If it is a fleece that is in good shape $5 is a good deal. You also do not need to buy the full fleece if they sell it buy the pound buy a pound and try it. I've never heard of a Shakerdale sheep. Off to look them up.

That's my advice. This time of year fleece are easy to be found. Just because someone is selling them doesn't mean they are worth the money.


----------



## Rosepath (Feb 18, 2011)

I agree with Marchwind, that picture doesn't look like the fleece is worth even a dollar a pound, it's got a lot of stuff in it that's not wool.


----------



## romysbaskets (Aug 29, 2009)

I have come to understand just how different each breed's wool can be. This said, the work involved in a VM filled fleece can be intense. I have seen fine fleece much cheaper than $5 a lb that would be a fraction of the effort to scour. Even with shipping, you can buy a very good fleece for less. I prefer getting a fleece for the flat price. I have gotten mine unskirted so far except for one from Average Jo which was a divine Mohair that was skirted and very clean plus very reasonable.

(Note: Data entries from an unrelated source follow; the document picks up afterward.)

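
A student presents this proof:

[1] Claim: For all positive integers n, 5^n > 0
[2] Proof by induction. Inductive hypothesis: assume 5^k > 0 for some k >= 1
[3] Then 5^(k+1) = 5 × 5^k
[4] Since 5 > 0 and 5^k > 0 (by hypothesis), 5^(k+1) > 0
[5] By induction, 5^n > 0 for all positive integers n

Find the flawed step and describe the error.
Step 5: By induction, 5^n > 0 for all positive integers n

Step 5 concludes the proof by induction, but no base case was ever established. A valid induction proof requires: (1) a base case proving 5^1 > 0, and (2) an inductive step showing IF 5^k > 0 THEN 5^(k+1) > 0. Steps 2-4 correctly establish the inductive step, but without the base case the conclusion in step 5 does not follow.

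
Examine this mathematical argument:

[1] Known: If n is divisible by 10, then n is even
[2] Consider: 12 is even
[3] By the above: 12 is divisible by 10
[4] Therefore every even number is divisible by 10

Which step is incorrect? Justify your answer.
Step 3: By the above: 12 is divisible by 10

Step 3 commits the fallacy of affirming the consequent. The known fact 'divisible by 10 → even' does NOT imply 'even → divisible by 10'. That would be the converse, which is false. For example, 12 is even but 12 ÷ 10 = 1.20, which is not an integer.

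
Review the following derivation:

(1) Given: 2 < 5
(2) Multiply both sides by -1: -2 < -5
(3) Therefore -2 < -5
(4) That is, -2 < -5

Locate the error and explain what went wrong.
Step 2: Multiply both sides by -1: -2 < -5

Step 2 multiplies both sides by -1 but fails to reverse the inequality sign. When multiplying (or dividing) an inequality by a negative number, the direction must be reversed. Since 2 < 5, we should get -2 > -5, i.e., -2 > -5.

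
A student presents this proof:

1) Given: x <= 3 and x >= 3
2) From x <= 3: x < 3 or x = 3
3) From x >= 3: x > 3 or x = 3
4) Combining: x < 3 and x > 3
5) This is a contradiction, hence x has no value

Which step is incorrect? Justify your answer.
Step 4: Combining: x < 3 and x > 3

Step 4 incorrectly combines the conditions. From x <= 3 and x >= 3, the intersection is x = 3. The error treats the 'or' cases as 'and' requirements. The correct conclusion is that x = 3 is the unique solution, not that no solution exists.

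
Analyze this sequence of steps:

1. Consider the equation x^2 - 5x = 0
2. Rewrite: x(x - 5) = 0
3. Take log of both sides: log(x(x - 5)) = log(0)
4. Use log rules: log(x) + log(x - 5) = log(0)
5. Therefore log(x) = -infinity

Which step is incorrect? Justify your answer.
Step 3: Take log of both sides: log(x(x - 5)) = log(0)

Step 3 takes the logarithm of both sides, resulting in log(0) on the right side. The logarithm is only defined for positive numbers; log(0) is undefined (approaches negative infinity). This operation is invalid.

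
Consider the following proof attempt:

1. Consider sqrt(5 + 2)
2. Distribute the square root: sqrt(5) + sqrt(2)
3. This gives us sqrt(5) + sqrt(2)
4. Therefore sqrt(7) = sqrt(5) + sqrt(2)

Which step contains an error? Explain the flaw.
Step 2: Distribute the square root: sqrt(5) + sqrt(2)

Step 2 incorrectly 'distributes' the square root over addition. The square root function does not distribute: sqrt(a + b) ≠ sqrt(a) + sqrt(b). In fact, sqrt(5 + 2) = sqrt(7) ≈ 2.6458, while sqrt(5) + sqrt(2) ≈ 3.6503.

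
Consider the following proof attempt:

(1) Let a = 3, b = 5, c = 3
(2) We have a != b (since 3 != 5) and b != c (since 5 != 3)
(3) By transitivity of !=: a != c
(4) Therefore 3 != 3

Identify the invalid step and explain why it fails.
Step 3: By transitivity of !=: a != c

Step 3 incorrectly applies transitivity to the '!=' relation. Transitivity states: if a R b and b R c, then a R c. However, '!=' is not transitive. Counterexample: 3 != 5 and 5 != 3, but 3 = 3 (both equal 3). Transitivity holds for relations like <, <=, =, but not for !=.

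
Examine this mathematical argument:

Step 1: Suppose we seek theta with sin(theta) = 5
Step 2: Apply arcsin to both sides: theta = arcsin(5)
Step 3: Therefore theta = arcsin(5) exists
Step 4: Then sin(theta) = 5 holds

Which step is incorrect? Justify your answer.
Step 2: Apply arcsin to both sides: theta = arcsin(5)

Step 2 applies arcsin to 5. However, arcsin(x) is only defined for x in [-1, 1] because sin(theta) can only produce values in that range. Since |5| > 1, arcsin(5) is undefined. There is no angle whose sine equals 5.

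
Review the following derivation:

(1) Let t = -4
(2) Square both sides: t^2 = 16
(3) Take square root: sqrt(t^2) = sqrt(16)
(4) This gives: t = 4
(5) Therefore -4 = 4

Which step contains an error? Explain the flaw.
Step 4: This gives: t = 4

Step 4 incorrectly states that sqrt(t^2) = t. The correct identity is sqrt(t^2) = |t|. Since t = -4 < 0, we have sqrt(t^2) = |-4| = 4, not t = -4.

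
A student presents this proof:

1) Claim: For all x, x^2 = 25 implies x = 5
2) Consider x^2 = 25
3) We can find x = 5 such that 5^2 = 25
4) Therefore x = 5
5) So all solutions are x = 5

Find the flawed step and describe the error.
Step 4: Therefore x = 5

Step 4 incorrectly concludes that x = 5 is the only solution. The proof shows that x = 5 is A solution (existence), but does not show it is the ONLY solution (uniqueness). In fact, x = -5 is also a solution since (-5)^2 = 25. Finding one solution doesn't prove there are no others.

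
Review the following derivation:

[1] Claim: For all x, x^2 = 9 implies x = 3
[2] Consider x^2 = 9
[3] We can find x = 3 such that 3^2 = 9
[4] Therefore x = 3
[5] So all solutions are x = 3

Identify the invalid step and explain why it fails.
Step 4: Therefore x = 3

Step 4 incorrectly concludes that x = 3 is the only solution. The proof shows that x = 3 is A solution (existence), but does not show it is the ONLY solution (uniqueness). In fact, x = -3 is also a solution since (-3)^2 = 9. Finding one solution doesn't prove there are no others.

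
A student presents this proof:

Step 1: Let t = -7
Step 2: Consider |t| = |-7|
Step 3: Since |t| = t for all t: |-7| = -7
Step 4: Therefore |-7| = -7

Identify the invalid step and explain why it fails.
Step 3: Since |t| = t for all t: |-7| = -7

Step 3 incorrectly states that |t| = t for all t. The correct definition is |t| = t when t >= 0, and |t| = -t when t < 0. Since -7 < 0, we have |-7| = -(-7) = 7, not -7.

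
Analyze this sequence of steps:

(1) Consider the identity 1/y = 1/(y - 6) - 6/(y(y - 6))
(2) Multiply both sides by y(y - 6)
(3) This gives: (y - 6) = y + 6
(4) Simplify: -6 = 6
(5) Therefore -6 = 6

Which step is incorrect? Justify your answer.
Step 3: This gives: (y - 6) = y + 6

Step 3 makes a sign error when clearing denominators. Multiplying -6/(y(y - 6)) by y(y - 6) gives -6, not +6. The correct result is (y - 6) = y - 6, which is trivially true, not (y - 6) = y + 6. (Step 1 is a valid identity: 1/(y - 6) - 6/(y(y - 6)) = (y - 6)/(y(y - 6)) = 1/y.)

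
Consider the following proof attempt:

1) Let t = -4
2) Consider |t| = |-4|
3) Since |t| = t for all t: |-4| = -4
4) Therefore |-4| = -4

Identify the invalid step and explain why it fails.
Step 3: Since |t| = t for all t: |-4| = -4

Step 3 incorrectly states that |t| = t for all t. The correct definition is |t| = t when t >= 0, and |t| = -t when t < 0. Since -4 < 0, we have |-4| = -(-4) = 4, not -4.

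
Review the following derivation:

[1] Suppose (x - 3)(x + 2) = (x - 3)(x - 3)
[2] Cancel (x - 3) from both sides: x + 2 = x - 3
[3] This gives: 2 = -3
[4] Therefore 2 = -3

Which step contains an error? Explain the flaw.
Step 2: Cancel (x - 3) from both sides: x + 2 = x - 3

Step 2 cancels (x - 3) from both sides. This is only valid if (x - 3) ≠ 0, i.e., x ≠ 3. When x = 3, both sides equal zero regardless of the other factors. The correct approach requires considering x = 3 as a separate case.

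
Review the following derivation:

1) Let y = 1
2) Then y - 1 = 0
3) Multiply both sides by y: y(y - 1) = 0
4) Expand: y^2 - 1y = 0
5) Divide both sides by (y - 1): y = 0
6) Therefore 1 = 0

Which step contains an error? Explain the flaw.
Step 5: Divide both sides by (y - 1): y = 0

Step 5 divides both sides by (y - 1). However, since y = 1, we have (y - 1) = 0. Division by zero is undefined, making this step invalid.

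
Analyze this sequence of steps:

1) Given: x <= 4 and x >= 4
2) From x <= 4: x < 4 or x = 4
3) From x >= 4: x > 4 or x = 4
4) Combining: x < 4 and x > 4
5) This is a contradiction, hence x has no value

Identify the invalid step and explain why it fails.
Step 4: Combining: x < 4 and x > 4

Step 4 incorrectly combines the conditions. From x <= 4 and x >= 4, the intersection is x = 4. The error treats the 'or' cases as 'and' requirements. The correct conclusion is that x = 4 is the unique solution, not that no solution exists.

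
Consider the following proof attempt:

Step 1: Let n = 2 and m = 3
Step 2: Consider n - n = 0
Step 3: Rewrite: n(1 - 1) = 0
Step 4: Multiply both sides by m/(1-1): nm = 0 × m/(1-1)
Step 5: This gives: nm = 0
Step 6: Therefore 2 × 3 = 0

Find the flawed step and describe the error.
Step 4: Multiply both sides by m/(1-1): nm = 0 × m/(1-1)

Step 4 multiplies both sides by m/(1-1). However, 1-1 = 0, so this is multiplication by m/0, which is undefined. We cannot multiply by an undefined expression.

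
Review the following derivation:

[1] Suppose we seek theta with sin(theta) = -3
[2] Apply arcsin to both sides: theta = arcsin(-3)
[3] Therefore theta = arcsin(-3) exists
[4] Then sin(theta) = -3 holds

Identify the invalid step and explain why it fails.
Step 2: Apply arcsin to both sides: theta = arcsin(-3)

Step 2 applies arcsin to -3. However, arcsin(x) is only defined for x in [-1, 1] because sin(theta) can only produce values in that range. Since |-3| > 1, arcsin(-3) is undefined. There is no angle whose sine equals -3.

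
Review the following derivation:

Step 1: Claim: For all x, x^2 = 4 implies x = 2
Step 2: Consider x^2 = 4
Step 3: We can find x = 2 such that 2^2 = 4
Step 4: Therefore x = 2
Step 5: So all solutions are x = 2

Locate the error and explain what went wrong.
Step 4: Therefore x = 2

Step 4 incorrectly concludes that x = 2 is the only solution. The proof shows that x = 2 is A solution (existence), but does not show it is the ONLY solution (uniqueness). In fact, x = -2 is also a solution since (-2)^2 = 4. Finding one solution doesn't prove there are no others.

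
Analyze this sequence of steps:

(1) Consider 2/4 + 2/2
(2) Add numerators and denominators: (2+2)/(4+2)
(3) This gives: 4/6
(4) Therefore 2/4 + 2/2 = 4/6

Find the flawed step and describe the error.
Step 2: Add numerators and denominators: (2+2)/(4+2)

Step 2 incorrectly adds fractions by separately adding numerators and denominators. This is wrong. The correct method requires a common denominator: 2/4 + 2/2 = (2×2 + 2×4)/(4×2) = 12/8 = 3/2. The method used gives 4/6, which is different.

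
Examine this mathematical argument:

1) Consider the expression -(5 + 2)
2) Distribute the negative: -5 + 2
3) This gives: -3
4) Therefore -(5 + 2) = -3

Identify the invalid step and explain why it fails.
Step 2: Distribute the negative: -5 + 2

Step 2 incorrectly distributes the negative sign. The correct distribution is -(5 + 2) = -5 - 2 = -7. The negative must be applied to both terms, not just the first. The error treats -(5 + 2) as -5 + 2, which equals -3 instead of -7.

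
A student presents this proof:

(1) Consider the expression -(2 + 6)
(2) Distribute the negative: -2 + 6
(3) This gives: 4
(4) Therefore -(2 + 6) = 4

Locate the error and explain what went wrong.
Step 2: Distribute the negative: -2 + 6

Step 2 incorrectly distributes the negative sign. The correct distribution is -(2 + 6) = -2 - 6 = -8. The negative must be applied to both terms, not just the first. The error treats -(2 + 6) as -2 + 6, which equals 4 instead of -8.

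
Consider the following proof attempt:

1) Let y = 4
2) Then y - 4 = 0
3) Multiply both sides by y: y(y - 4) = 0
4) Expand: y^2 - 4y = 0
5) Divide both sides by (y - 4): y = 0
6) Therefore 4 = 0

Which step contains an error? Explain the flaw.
Step 5: Divide both sides by (y - 4): y = 0

Step 5 divides both sides by (y - 4). However, since y = 4, we have (y - 4) = 0. Division by zero is undefined, making this step invalid.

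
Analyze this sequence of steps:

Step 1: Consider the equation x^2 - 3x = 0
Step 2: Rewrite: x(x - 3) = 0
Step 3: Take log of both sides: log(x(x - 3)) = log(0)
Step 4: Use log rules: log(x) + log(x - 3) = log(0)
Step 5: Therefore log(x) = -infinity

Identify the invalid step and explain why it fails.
Step 3: Take log of both sides: log(x(x - 3)) = log(0)

Step 3 takes the logarithm of both sides, resulting in log(0) on the right side. The logarithm is only defined for positive numbers; log(0) is undefined (approaches negative infinity). This operation is invalid.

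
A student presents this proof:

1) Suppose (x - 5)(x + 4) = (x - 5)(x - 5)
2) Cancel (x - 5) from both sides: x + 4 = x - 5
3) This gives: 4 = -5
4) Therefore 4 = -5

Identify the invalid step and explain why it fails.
Step 2: Cancel (x - 5) from both sides: x + 4 = x - 5

Step 2 cancels (x - 5) from both sides. This is only valid if (x - 5) ≠ 0, i.e., x ≠ 5. When x = 5, both sides equal zero regardless of the other factors. The correct approach requires considering x = 5 as a separate case.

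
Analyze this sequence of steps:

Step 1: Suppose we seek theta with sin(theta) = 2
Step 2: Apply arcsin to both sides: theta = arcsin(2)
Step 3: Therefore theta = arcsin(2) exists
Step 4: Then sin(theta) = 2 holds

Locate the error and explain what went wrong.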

If you have doubts on how to select a fleece after doing some reading online about this, I do recommend a little research first....Look at pics of good fleece and see how they compare. Below is the listing I bought from Average Jo. Look at the lovely long locks without the VM. This cost me $40 for 4 lbs 9 ozs that had zero waste, what fun to spin...I loved it and it was worth every penny. For the same $40, you might buy an 8 lb fleece but have to cut off a lot, trim off even more than usual to as it has so much VM to remove...then if there is alot left even that which looks useable..it will simply take too much time to make it spinnable. Please let us know what you did?

http://www.homesteadingtoday.com/co...r-fleece-raw-dark-light-gray-nw-illinois.html

I looked up the breed of sheep, somewhat rare but I agree with the ladies above....you want a fleece that you can work with if paying $5 a lb.


----------